Engineers are building a hybrid vehicle that doesn’t cost the world

In the developing world, environmentally friendly cars are out of reach of most drivers. A team from UTS wants to change that.

When mechanical engineer Peter Tawadros discusses the inspiration behind KERMIT-IV, the super low-cost hybrid-electric vehicle he designed and built with his University of Technology Sydney (UTS) team, he talks about flying into Cairo.

At certain times of year, the Egyptian capital is obscured by a black cloud of smog — the result, in part, of millions of cars crawling through the megacity’s streets.

And the problem isn’t confined to Cairo.
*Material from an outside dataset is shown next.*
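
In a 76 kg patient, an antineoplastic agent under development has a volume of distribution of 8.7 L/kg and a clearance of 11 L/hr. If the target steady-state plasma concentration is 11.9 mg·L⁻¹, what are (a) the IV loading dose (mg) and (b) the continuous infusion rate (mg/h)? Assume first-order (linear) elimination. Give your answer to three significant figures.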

As the world gets richer, demand for personal transport is increasing, and, in a lot of developing nations, that comes in the form of cheap and dirty petrol-engine vehicles.

UTS PhD candidate and mechanical engineer Peter Tawadros.
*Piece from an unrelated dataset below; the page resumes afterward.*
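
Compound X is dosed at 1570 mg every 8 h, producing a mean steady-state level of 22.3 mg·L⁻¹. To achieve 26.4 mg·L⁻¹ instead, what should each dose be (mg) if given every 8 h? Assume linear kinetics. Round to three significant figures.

For first-order elimination, Css ∝ F·D/(CL·τ); F and CL are unchanged, so Css ∝ D/τ.
D₂ = D₁ × (Css,target / Css,current) = 1570 × 26.4/22.3 = 1859 mg

1860 mg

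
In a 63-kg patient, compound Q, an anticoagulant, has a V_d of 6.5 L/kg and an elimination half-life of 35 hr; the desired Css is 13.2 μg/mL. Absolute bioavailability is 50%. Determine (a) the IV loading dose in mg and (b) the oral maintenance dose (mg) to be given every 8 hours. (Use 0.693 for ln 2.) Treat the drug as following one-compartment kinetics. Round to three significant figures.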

Many attempts to reduce motor vehicle emissions have focused on electric or complex hybrid cars. But while this is a smart solution for many places, it doesn’t work everywhere.

“I wanted to build a car not for the Australian market, but a car that was for developing markets,” Tawadros tells create.

“You wouldn’t necessarily expect it to get the same emissions as a Toyota Prius, or other full-hybrid cars with expensive hardware, but it gets better economy and better emissions than a lot of the cars that are in developing nations at the moment.”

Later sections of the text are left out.